# form 80 and previous passports



## remie (Feb 26, 2013)

Hi everyone. I've got a question about form 80. i havent been allocated/havent heard from a case officer yet but ive submitted all documents other than form 80. is this doc a must? ive also already given all police clearances. 

also, in form 80, they ask about previous passports/travel documents. i do not know all the details of my previous passports because they got lost after my parents divorced and we moved out etc etc. i previously entered australia as a student with this current passport that i have tho. will this be a huge problem?


----------



## superm (Jul 1, 2012)

Form 80 is something that CO might ask for.
Better to fill it prior as it takes time.

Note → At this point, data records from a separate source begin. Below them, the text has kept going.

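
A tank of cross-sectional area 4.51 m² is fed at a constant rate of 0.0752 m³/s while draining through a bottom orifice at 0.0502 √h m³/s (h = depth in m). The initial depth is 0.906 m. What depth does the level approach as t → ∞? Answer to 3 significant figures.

Unsteady balance on liquid volume: A dh/dt = Q_in − 0.0502 √h. At steady state dh/dt = 0:
Q_in = 0.0502 √h_ss ⇒ √h_ss = 0.0752/0.0502 = 1.4980.
h_ss = 1.4980² = 2.2440 m. (Since h₀ = 0.906 m < h_ss, the level will rise toward this value.)

2.24 m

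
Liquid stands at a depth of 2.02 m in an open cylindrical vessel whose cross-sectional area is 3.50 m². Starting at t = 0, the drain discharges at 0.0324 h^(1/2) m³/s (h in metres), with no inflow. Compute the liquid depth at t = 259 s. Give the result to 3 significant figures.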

Should not be a problem with old passport details. I guess you can mention that old passport was lost that's why you got new one so should not be required to mention all the details. You have the number of old passport though .. right?


----------



## remie (Feb 26, 2013)

hey thanks for the reply! yup ive got the old passport's number and i have the date of issue. those details are on the back of my current passport. but that's all i have.


----------



## deeno88 (Apr 12, 2012)

I had to fill this in and I didn't put old passports on


----------



## remie (Feb 26, 2013)

also, for q39 in form 80 " what is the main reason for going to australia", can i just answer to permanently settle down in australia? (im applying for visa 189- skilled indep)


----------



## superm (Jul 1, 2012)

remie said:


> also, for q39 in form 80 " what is the main reason for going to australia", can i just answer to permanently settle down in australia? (im applying for visa 189- skilled indep)


just mention what really is driving you there like for better future prospects or better life...


----------